Cyclone Freddy has had a major impact on people in Madagascar and Mozambique due to the impact of its swift winds and also the accompanying rainfall. It has killed 21 people and displaced thousands of people causing a crisis in both countries which are regularly hit by tropical cyclones. And it is not over yet.

“Cyclone Freddy accumulated 77 units of accumulated cyclone energy which is calculated as the square of wind speed added every six hours during its entire lifetime. Currently, it is ranked second in terms of accumulated cyclone energy after Cyclone Ioke in 2006 which had a total accumulated cyclone energy of 85.6 units,” Vineet Kumar Singh, research scientist at Typhoon Research Center, Jeju National University in South Korea, told Down To Earth. Accumulated cyclone energy gives the measure of the strength of a cyclone during its lifetime.

The cyclone which formed February 6, 2023 around the northern coast of Australia, has already traversed more than 9,600 km. It made its first landfall along the south-eastern coast of Madagascar February 21 where its winds and rainfall caused significant damage.

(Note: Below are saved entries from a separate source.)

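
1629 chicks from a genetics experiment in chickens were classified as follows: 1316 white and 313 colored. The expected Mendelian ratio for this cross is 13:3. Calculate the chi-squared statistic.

Total ratio parts = 16. Expected numbers out of 1629:
  white: 1629 × 13/16 = 1323.5625
  colored: 1629 × 3/16 = 305.4375
χ² = Σ (O − E)² / E
  white: (1316 − 1323.5625)² / 1323.5625 = 0.0432
  colored: (313 − 305.4375)² / 305.4375 = 0.1872
χ² = 0.0432 + 0.1872 = 0.2304 ≈ 0.230

0.230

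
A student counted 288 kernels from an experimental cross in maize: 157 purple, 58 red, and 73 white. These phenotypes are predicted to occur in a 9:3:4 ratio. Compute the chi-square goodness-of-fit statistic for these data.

The 9:3:4 ratio has 16 parts, so with N = 288 the expected counts are:
  purple: 288 × 9/16 = 162
  red: 288 × 3/16 = 54
  white: 288 × 4/16 = 72
χ² = Σ (O − E)² / E
  purple: (157 − 162)² / 162 = 0.1543
  red: (58 − 54)² / 54 = 0.2963
  white: (73 − 72)² / 72 = 0.0139
χ² = 0.1543 + 0.2963 + 0.0139 = 0.4645 ≈ 0.465

0.465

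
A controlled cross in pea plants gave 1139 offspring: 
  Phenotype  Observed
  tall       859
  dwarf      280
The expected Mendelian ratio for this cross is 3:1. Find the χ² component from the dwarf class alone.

The 3:1 ratio has 4 parts, so with N = 1139 the expected counts are:
  tall: 1139 × 3/4 = 854.25
  dwarf: 1139 × 1/4 = 284.75
Contribution of dwarf: (280 − 284.75)² / 284.75 = 0.0792

0.079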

It then crossed over into the Mozambique Channel, gained some energy and made a second landfall along the Mozambique coast February 24.

After this, the storm system spent several days over Mozambique and Zimbabwe causing rainfall. “Then, a high pressure area towards the west pushed it back towards the Mozambique Channel where it intensified again and affected south-western Madagascar, though it did not make a landfall there,” said Singh.

Freddy is now moving towards Mozambique again and would intensify again, according to the World Meteorological Organization (WMO). Such bouncing back and forth by tropical cyclones is common in the south Indian Ocean and the reasons are different every time, Singh said.

WMO’s regional centre in La Reunion has warned of heavy rains in southern Madagascar over March 8 and March 9 which could add up to 100 mm and 200 mm locally, according to WMO.

“Madagascar has received more than 300 mm in the last seven days, or around three times the monthly average,” said WMO in a press release March 7.

Freddy’s record for the longest-lived cyclone is still unofficial as the WMO has to analyse the cyclone’s track and intensities over the period to be able arrive at this conclusion.

Another record that Freddy has broken is of the highest number of times that a tropical cyclone has experienced rapid intensification. When the tropical cyclone undergoes rapid intensification it gains wind speeds of 56 kilometre per hour in 24 hours. Freddy has done this six times which is a record, according to Singh.

“Freddy kept finding pockets of warm sea water and low horizontal wind shear, which favour rapid intensification, throughout its lifetime,” said Singh. The sea water was warm not only on the surface but also in the sub surface.

Horizontal wind shear are the horizontal winds around a cyclone. When these winds have lower speeds they help a cyclone grow in strength and when they have higher speeds they make it dissipate.

Usually, the sub surface water is colder and when it gets pushed towards the surface due to mixing as a result of cyclonic winds, it creates conditions that don’t favour intensification of cyclones. “But in Freddy’s case, the winds pushed up warm sub surface waters which helped it rapidly intensify multiple times,” Singh noted.

Around 90 per cent of the warming due to human-induced greenhouse gases is absorbed by the oceans, increasing their heat content and have made them the warmest they have ever been, according to the latest data from WMO. There is really high ocean heat content along the south Indian Ocean right now, Singh said.

“Freddy is having a major socio-economic and humanitarian impact on affected communities. The death toll has been limited by accurate forecasts and early warnings and coordinated disaster risk reduction action on the ground — although even one casualty is one too many,” Johan Stander, services director, WMO, said in the press release.